Relationships between hydraulic architecture and leaf photosynthetic capacity in nitrogen-fertilized Eucalyptus grandis trees

We compared the effects of nitrogen fertilization on shoot hydraulic architecture and leaf photosynthetic properties of Eucalyptus grandis Hill ex Maiden trees in Hawaii. It was hypothesized that water transport capacity would adjust to nutrient availability, with leaf specific hydraulic conductivity (k(l)) increasing in fertilized trees in coordination with higher photosynthetic capacity per unit leaf area. Trees were grown from seedlings in the field for 10 months at four rates of nitrogen (N) fertilization between 0 and 336 kg ha(-1). Leaf water potentials, photosynthetic capacity and k(l) were measured before whole shoots were harvested to determine total growth, leaf area and sapwood density. Mean tree height increased from 4 to 5.3 m, stem basal area increased from 27 to 67 cm(2) and total leaf area increased from 15 to 40 m(2) between the lowest and highest rates of fertilizer addition. When trees were compared on the basis of leaf nitrogen per unit area (N-area), light-saturated rates of photosynthesis on an area and mass basis and the maximum rate of electron transport all increased from 50% to more than 100% as N-area increased from 0.8 to 2.1 g m(-2). Branch specific hydraulic conductivity (k(s)) and k(l) increased with height in the crown. However, there was no change in branch k(l) or the ratio of leaf area to sapwood area of the whole shoot in response to fertilization, and k(s) and density of the sapwood were unrelated to leaf N-area. In contrast to photosynthesis, stomatal conductance did not respond to fertilization, leading to decreased internal carbon dioxide partial pressure (p(i)/p(a)) in fertilized plants and similar leaf water potentials in all plants.
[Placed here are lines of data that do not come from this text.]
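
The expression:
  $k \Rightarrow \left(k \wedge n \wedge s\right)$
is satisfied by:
  {s: True, n: True, k: False}
  {s: True, n: False, k: False}
  {n: True, s: False, k: False}
  {s: False, n: False, k: False}
  {s: True, k: True, n: True}


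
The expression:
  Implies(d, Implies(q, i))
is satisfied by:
  {i: True, q: False, d: False}
  {q: False, d: False, i: False}
  {i: True, d: True, q: False}
  {d: True, q: False, i: False}
  {i: True, q: True, d: False}
  {q: True, i: False, d: False}
  {i: True, d: True, q: True}


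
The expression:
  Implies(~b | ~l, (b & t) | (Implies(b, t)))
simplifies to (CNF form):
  l | t | ~b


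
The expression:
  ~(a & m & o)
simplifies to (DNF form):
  ~a | ~m | ~o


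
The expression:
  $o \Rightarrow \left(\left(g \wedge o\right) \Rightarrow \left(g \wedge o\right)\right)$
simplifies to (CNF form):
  $\text{True}$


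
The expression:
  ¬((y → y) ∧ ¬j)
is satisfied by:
  {j: True}


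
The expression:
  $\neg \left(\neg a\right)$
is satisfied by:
  {a: True}


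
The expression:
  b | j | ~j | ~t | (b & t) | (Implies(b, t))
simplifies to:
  True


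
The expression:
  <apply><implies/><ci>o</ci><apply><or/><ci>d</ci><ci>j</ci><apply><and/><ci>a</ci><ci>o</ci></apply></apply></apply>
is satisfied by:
  {a: True, d: True, j: True, o: False}
  {a: True, d: True, j: False, o: False}
  {a: True, j: True, o: False, d: False}
  {a: True, j: False, o: False, d: False}
  {d: True, j: True, o: False, a: False}
  {d: True, j: False, o: False, a: False}
  {j: True, d: False, o: False, a: False}
  {j: False, d: False, o: False, a: False}
  {a: True, d: True, o: True, j: True}
  {a: True, d: True, o: True, j: False}
  {a: True, o: True, j: True, d: False}
  {a: True, o: True, j: False, d: False}
  {o: True, d: True, j: True, a: False}
  {o: True, d: True, j: False, a: False}
  {o: True, j: True, d: False, a: False}


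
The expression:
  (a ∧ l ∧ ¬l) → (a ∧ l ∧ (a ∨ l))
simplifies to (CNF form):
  True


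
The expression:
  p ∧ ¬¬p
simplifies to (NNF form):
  p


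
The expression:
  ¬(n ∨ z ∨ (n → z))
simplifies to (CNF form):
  False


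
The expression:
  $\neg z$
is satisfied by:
  {z: False}


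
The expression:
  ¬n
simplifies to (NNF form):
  ¬n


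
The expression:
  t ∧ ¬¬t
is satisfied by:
  {t: True}


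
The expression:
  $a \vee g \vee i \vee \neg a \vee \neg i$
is always true.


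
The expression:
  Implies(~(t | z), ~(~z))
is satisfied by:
  {t: True, z: True}
  {t: True, z: False}
  {z: True, t: False}


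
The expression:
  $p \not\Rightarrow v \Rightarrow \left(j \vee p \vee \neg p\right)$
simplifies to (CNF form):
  $\text{True}$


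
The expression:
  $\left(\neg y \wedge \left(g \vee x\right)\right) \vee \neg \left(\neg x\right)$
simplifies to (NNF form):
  $x \vee \left(g \wedge \neg y\right)$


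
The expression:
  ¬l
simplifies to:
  ¬l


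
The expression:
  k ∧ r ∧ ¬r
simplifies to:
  False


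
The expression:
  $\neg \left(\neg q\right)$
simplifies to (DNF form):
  $q$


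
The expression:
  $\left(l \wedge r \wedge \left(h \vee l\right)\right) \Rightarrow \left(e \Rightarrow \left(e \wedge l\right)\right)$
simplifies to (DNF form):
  $\text{True}$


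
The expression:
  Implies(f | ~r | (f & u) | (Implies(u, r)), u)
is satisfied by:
  {u: True}


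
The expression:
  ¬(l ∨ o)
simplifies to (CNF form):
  ¬l ∧ ¬o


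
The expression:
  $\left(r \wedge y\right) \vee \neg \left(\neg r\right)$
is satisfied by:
  {r: True}


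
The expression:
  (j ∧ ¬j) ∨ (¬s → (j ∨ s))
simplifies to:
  j ∨ s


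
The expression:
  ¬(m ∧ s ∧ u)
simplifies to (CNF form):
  ¬m ∨ ¬s ∨ ¬u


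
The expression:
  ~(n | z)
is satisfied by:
  {n: False, z: False}


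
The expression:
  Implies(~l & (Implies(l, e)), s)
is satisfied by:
  {l: True, s: True}
  {l: True, s: False}
  {s: True, l: False}


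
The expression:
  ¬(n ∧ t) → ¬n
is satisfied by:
  {t: True, n: False}
  {n: False, t: False}
  {n: True, t: True}


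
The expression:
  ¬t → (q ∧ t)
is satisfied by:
  {t: True}


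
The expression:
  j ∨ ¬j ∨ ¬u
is always true.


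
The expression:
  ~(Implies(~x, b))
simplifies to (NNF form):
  ~b & ~x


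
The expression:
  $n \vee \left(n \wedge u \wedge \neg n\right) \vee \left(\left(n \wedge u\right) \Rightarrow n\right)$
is always true.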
Consistent with the behavior of p(i)/p(a) carbon isotope discrimination decreased by 2 parts per thousand with increasing leaf N-area, supporting the conclusion that intrinsic water-use efficiency was enhanced by fertilization. Increased growth in response to fertilization involved adjustment at the leaf level rather than a change in the balance between water transport capacity and leaf area. It is proposed that, when there are changes in leaf properties without any external change in water availability or evaporative demand, leaf photosynthesis and stomatal conductance are partially constrained by the hydraulic architecture of the tree.